Maria Cimaglia von der europäischen Mittelstandsvereinigungen UEAPME beklagte, dass die Kommission bei ihrer Sondierung des Umfelds der Richtlinie "die Realität kleiner und mittlerer Unternehmen nicht in Betracht gezogen hat". Diese könnten sich schlicht nicht gegen die wachsenden Patentportfolios größerer Wettbewerber zur Wehr setzen. Laut dem FFII wäre die "ökonomische Mehrheit" der europäischen Firmen negativ von der Direktive beeinflusst. Eine entsprechende, die Voruntersuchung der Kommission umkehrende Aktion hat der Verein im Web gestartet. Dort haben sich bereits über 540 Firmen mit einem Gesamtumsatz von über 1,4 Milliarden Euro als Unterstützer eingetragen.

Kahin führte sein Argument, dass die Kommission ihre Hausaufgaben nicht gemacht habe, unter anderem mit dem Hinweis auf das Entstehen einer neuen "Mikro-Ökonomik" im Geschäft mit dem Geistigen Eigentum aus. "Haftung und Schadensersatzzahlungen werden ein immer wichtigeres Thema", erklärte der frühere Berater der Clinton-Regierung im Hinblick auf die wachsende Zahl an "Patent-Trollen" in den USA. Diese würden entweder gezielt große Firmen verklagen, die angesichts der Komplexität der heutigen Softwareprodukte sicher irgendwo gegen ein weit gestricktes Patent verstoßen würden. "Oder sie verlangen Lizenzen von vielen kleinen Firmen, die sich einen Kampf nicht leisten können", erläuterte Kahin die Nebenwirkungen. Insgesamt geht er gegenwärtig von fünf Millionen entsprechenden "Drohbriefen" pro Jahr in den USA aus, 2500 Streitigkeiten würden vor Gericht landen. Angesichts der Millionen Nutzer, die heute allgemeine Softwareprogramme auf ihren Rechnern laufen haben, sieht Kahin noch Raum für weit größere Vorstöße der Patent-Trolle.

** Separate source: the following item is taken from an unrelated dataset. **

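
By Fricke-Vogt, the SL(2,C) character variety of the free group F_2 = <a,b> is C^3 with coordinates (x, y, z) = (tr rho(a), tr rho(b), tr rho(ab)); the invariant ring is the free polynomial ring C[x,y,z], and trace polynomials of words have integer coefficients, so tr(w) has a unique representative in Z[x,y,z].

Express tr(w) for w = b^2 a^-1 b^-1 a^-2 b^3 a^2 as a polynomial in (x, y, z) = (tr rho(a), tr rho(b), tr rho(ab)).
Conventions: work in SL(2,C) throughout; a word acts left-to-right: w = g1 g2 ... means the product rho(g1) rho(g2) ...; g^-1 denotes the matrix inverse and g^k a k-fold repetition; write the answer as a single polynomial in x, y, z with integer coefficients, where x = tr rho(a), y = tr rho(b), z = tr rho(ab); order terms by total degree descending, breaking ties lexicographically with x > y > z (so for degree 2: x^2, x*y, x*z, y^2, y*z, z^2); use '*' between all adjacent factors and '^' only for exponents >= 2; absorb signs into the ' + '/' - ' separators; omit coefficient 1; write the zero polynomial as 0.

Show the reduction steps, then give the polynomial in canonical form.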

Das EU-Parlament müsse in dieser Situation auf die Rolle von Software "für das Verwalten von Informationen" blicken richtete sich Kahin an die Abgeordneten. Computerprogramme seien "ein zentraler Bestandteil der Wissensökonomie". Er empfahl den Parlamentariern, möglichst klare Grenzen für die Patentierbarkeit der Basiskomponenten der Informationsgesellschaft zu ziehen. Auch die wachsenden Investitionen in einen Teil von Software-Entwicklungen dürften nicht dazu führen, dass dafür der Rest der Entwickler "Geisel genommen" und mit einem aus dem Ruder laufenden Patentsystem konfrontiert werde. Soete, der gerade für die Generaldirektion Informationsgesellschaft eine der geforderten, aber für den Gesetzgebungsprozess wohl zu spät kommende Studien zur Auswirkung von Softwarepatenten durchführt, vertrat die gleiche Meinung. Andernfalls drohe eine "wachsende rechtliche Unsicherheit".